Effects of bottom electrode on resistive switching of silver programmable metallization cells with Gd_xO_y/Al_xO_y solid electrolytes

This study investigated the effects of the bottom electrode (BE) on the resistive switching (RS) of silver programmable metallization cells (Ag-PMCs) with gadolinium oxide and aluminum oxide (Gd_xO_y/Al_xO_y) solid electrolytes (SEs). The RS mechanisms of memories with different bottom electrodes were proposed based on the temperature dependence of the resistance at low resistance state (LRS) and current–voltage (I–V) fitting at high resistance state (HRS).

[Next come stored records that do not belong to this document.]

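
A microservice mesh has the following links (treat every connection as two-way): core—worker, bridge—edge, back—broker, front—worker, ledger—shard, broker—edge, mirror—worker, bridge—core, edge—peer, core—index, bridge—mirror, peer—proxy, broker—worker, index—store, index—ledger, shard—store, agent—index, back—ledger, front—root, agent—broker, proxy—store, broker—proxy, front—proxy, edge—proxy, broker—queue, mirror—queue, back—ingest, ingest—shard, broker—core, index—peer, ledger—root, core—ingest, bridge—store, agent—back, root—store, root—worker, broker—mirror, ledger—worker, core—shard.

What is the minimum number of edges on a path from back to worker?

2

Level 0: back
Level 1: agent, broker, ingest, ledger
Level 2: core, edge, index, mirror, proxy, queue, root, shard, worker
Level 3: bridge, front, peer, store
worker first appears at level 2.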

The Schottky emission was dominant in the resistive switching of the memory with an iridium bottom electrode (Ir-BE), whereas in the memories with n⁺-Si and nickel (Ni) bottom electrodes, silver and both silver and nickel ions dominated the resistive switching, respectively. Additionally, the Ag-PMC with Ni-BE had a high resistance ratio of more than 10⁷ as a result of the extremely low resistance of roughly 50 Ω at LRS. The Ag-PMCs with Gd_xO_y/Al_xO_y SEs and Ni-BE exhibited a retention behavior of more than 10⁴ s and an endurance of more than 500 cycles with a resistance ratio of at least four orders of magnitude, which is promising for future high-density nonvolatile memory applications.